Cumhuriyet dönemini ben 1938 öncesi ve sonrası diye ikiye ayırırım, ya da Atatürk öncesi ve sonrası diye. Birinci dönem Mustafa Kemal Atatürk’ün inisiyatifinde, geri kalmış yurdun toparlanma ve atılım alt yapısının hazırlandığı, her alanda “tam bağımsızlık, toparlanma, üretim ve çağdaş medeniyetler seviyesi” ilkesinin benimsendiği yıllar olmuştur.
Mustafa Kemal Atatürk dönemi ne kadar parlak, istikrarlı, mili ve bağımsızlıkçı amaca uygun politikalar üretilmişse de, 1938 sonrası bilinmez politikalar, bilinmez anlam verilemez icraat ve yasaların hep bir bahaneye sığınılarak yaşama geçirildiği yıllar olmuştur. Buradan sadece belli kişileri değil, dönemin tamamını kastederek konuşuyorum.
Uçak fabrikalarından köy enstitülerine, araba üretiminden milli eğitim politikalarına, tarih anlayışından sanayi politikalarına ve sanat anlayışlarına kadar yüzlerce küçük büyük politik anlayışın önce içleri boşaltılıp sonra da yavaşça ekseninden kaydırılarak ülke çıkarlarına ters bir hale getirilmesine, farkına varamadan onayladığımız milletçe uyanamadığımız gaflet yıllarıdır diyorum.
Olaylara tümden bakamayıp hep parça parça bakarak, bütünün aslını kaçırdığımız bir akıl oyunu ile aklımız kontrol edildi, semboller ve işaretler üzerinden kutuplaştırılıp, parka giyenin solcu, beyaz çorap giyenin ülkücülüğü üzerinden ideolojilerin içini boşaltıp, bizlerden boş birer “fanatik taraftar” yaratıldığının farkına varamadık.
Varmamız da beklenemezdi, zira bizi yönetenler(her kimse!), senaryolarını çok başarılı uyguluyorlardı, aklımızı asla ve asla özgür bırakmıyorlardı, bizi sürekli büyük bir “kirli bilgi bombardınına” tutuyorlardı.
Bu konuya nerden geldik, neden yazma ihtiyacı hissettim, belki de kendimin de içinde olduğu taraftar güruhun bilindik kabullerin aksine farklı düşünebilmesinin, hatta bağımsız düşünmesinin, insanın dipsiz bir kuyudan çıkmasın veya karanlıktan çıkmasının ne kadar zor olduğunu kendi içimde yaşadığım süreçten fark etmiş olmamdır.
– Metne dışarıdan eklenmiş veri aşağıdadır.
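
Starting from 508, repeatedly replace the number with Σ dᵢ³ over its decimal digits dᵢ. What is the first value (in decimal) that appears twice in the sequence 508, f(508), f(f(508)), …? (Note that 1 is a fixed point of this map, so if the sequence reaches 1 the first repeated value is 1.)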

Pavlov’un şartlanmış deneklerinin aslında insanlar olduğunu anlamak, kendi açımdan şaşırtıcı olmuştu. Narsisizmin aşkı öldürdüğü gibi, şartlandırılmış kabulleri sorgulamadan yaşamanında sahte bir mutluluk bazen de sahta bir hüzün verdiği, önümüzde açıkça durmaktadır.
Gerçi beni tanıyanlar bilir, kendi özeleştirimi vermekten asla çekinmem, her defasından kendi düşünce sistemimi, bilgilerimi tekrar tekrar sorgularım, bu benim başkalarını daha kolay anlama, analiz etme tarzını veriyor, artık kimseye kızmıyorum mesela, sadece onlar adına üzülüyorum. Empati yapabilme gücü, analitik düşünme tarzı sizi hep tabusuz bir düşünceye sürükler. Zaman zaman duyduğunuz “mahalle baskısının” ne demek olduğunu yaşarak öğrenmiş olursunuz.
Neyse, böyle pat diye bitirelim, bi ara tekrar devam ederiz buradan.